Yet, through each year one title remained continuous- my Best Friend.
You wear every label I’ve deemed you with pride, and you bear the heaviest one gracefully- single mom. You are the bravest and strongest person I know.
You’ve sacrificed and struggled and stressed, but you’ve raised two teenage girls on your own. That alone is a huge feat, but you didn’t stop at the bear minimum. You put the both of us through high school without fault. You pulled extra jobs to make sure we could cheer alongside our best friends every year, you handed me over your keys so I could drive a car to school every day, you took me shopping whenever I “needed” a new outfit for that weekend and you told me I didn’t have to get a job even though I knew I needed to. And now the both of us are at an amazing University.
You’ve never tried to stifle me, yet you didn’t turn your cheek and let me do whatever I wanted. You alone instilled the best values in me than any couple of parents could have. You are the reason I am the way I am today.
If I can be half the woman that you are, I will consider myself lucky. I continue to push myself in school so I can guarantee us a future brighter than we ever imagined.
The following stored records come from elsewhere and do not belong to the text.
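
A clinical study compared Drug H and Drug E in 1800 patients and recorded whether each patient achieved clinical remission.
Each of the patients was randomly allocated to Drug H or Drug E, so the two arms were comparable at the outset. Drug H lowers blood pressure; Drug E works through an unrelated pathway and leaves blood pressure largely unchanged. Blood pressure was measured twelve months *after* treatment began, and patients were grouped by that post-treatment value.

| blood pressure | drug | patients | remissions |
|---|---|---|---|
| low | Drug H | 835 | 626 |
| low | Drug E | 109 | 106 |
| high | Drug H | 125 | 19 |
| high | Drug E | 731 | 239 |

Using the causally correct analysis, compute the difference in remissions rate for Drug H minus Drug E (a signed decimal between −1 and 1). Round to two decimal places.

+0.26

Drug E is higher inside every blood pressure stratum but Drug H is higher in aggregate. Whether to stratify depends on how blood pressure relates to the drug.
Blood pressure is downstream of the drug. One should not condition on a consequence of treatment, so the overall rates are the right comparison.
The causal difference is the pooled difference: 0.672 − 0.411 = +0.261.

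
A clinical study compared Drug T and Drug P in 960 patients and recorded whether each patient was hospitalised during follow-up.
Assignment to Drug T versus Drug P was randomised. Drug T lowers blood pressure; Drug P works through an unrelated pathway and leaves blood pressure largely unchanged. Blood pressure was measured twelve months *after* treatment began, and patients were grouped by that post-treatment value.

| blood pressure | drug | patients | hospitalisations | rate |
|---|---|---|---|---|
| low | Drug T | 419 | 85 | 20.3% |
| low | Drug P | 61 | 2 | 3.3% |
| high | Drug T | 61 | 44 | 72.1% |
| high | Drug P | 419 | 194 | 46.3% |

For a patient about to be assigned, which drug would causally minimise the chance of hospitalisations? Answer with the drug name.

Blood pressure is recorded after the drug and is itself shifted by it — it sits on the causal path from drug to outcome. Conditioning on a mediator would strip out part of the effect we want; the pooled comparison gives the total causal effect.
Pooled: Drug T 26.9% vs Drug P 40.8%; Drug T is lower overall.

Drug T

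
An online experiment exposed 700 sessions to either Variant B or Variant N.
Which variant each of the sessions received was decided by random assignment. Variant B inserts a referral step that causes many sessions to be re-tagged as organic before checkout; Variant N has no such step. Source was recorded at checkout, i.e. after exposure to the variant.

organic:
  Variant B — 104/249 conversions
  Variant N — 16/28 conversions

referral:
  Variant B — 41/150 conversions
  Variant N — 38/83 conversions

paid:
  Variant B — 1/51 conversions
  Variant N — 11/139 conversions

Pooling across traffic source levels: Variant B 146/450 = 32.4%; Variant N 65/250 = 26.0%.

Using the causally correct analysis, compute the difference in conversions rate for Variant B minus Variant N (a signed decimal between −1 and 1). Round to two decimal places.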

We started Gilmore Girls together before I left for Fall semester, and I couldn’t make myself wait until this summer to start watching again (sorry!). As Rory graduated Chilton, she spoke about her mother (and best friend), “She filled our house with love and fun and books and music, unflagging in her efforts to give me role models from Jane Austen to Eudora Welty to Patti Smith. As she guided me through these incredible eighteen years, I don’t know if she ever realized that the person I most wanted to be was her.”
I can’t find anything that relates to me more.